Providing customisation options to users is a great thing

The option to change things, order things, filter things per user choice is an important and valuable thing.

This same principle can be applied in multiple contexts. Some examples:

  1. I was listening to John Gruber and Craig Hockenberry talk about this in the context of the app Tapestry. And how you can choose the items you want to follow, and filter out things that you don’t want to listen to. Algorithmic feeds don’t provide that option, usually.
  2. In the Apple Photos app, you can rearrange and customise the things that matter to you. I have moved the Featured Photos, just below the photo library for example.

Story time

Today, while using Obsidian Mobile, I wanted to add a code block. I searched for it on the mobile tool bar, but I could not find it.
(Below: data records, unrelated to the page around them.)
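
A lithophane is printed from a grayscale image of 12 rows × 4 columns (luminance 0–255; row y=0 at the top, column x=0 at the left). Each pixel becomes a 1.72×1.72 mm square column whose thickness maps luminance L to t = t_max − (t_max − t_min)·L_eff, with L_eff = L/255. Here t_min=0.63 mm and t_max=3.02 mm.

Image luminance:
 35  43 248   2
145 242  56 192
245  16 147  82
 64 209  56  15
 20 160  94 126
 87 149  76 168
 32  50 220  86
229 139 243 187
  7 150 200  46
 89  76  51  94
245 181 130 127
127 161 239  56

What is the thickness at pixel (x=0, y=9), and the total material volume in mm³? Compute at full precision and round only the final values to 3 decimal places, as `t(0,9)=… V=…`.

t(0,9)=2.186 V=266.864

span = t_max - t_min = 3.02 - 0.63 = 2.390
L(0,9) = 89, L_eff = 89/255 = 0.349020
t(0,9) = 3.02 - 2.390·0.349020 = 2.186
Σt over all 12·4 pixels = 1150121/12750 ≈ 90.2055686
V = pitch²·Σt = 1.72²·1150121/12750 = 266.864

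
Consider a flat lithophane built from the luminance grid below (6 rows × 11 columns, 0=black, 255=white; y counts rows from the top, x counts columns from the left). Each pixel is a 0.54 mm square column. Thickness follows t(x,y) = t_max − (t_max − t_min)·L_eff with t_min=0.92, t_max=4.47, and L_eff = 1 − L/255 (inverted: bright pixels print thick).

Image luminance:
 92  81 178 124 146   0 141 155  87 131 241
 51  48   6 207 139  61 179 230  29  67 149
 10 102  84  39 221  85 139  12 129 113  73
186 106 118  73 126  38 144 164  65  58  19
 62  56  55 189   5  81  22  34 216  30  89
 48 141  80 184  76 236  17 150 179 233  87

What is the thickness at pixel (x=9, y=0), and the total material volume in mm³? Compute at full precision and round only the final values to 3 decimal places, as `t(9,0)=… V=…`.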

I scrolled through to the end, trying to guess what the icons meant, and found a wrench symbol at the end. The wrench means settings.
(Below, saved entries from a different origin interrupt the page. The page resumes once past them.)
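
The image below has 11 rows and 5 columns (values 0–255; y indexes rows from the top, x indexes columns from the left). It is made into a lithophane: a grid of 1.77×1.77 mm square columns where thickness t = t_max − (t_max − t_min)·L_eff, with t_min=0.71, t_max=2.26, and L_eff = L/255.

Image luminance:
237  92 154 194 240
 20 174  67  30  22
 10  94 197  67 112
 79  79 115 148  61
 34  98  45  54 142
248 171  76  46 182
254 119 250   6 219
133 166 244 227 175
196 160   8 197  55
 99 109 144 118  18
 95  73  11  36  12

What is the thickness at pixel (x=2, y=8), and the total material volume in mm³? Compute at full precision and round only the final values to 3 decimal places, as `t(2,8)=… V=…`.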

I did not know this was possible. That I could customise this.

I write in Obsidian mobile almost everyday. I use the toolbar often, mostly to insert markdown links to things on the web. By default I needed to scroll a bit, before I found it. Still it was something I needed to do many times while writing and it was useful enough that I continued using it.

I arranged and simplified it today, to include just the things I wanted in here. It’s marvellous.

Now I don’t need to scroll to insert links. It’s just there!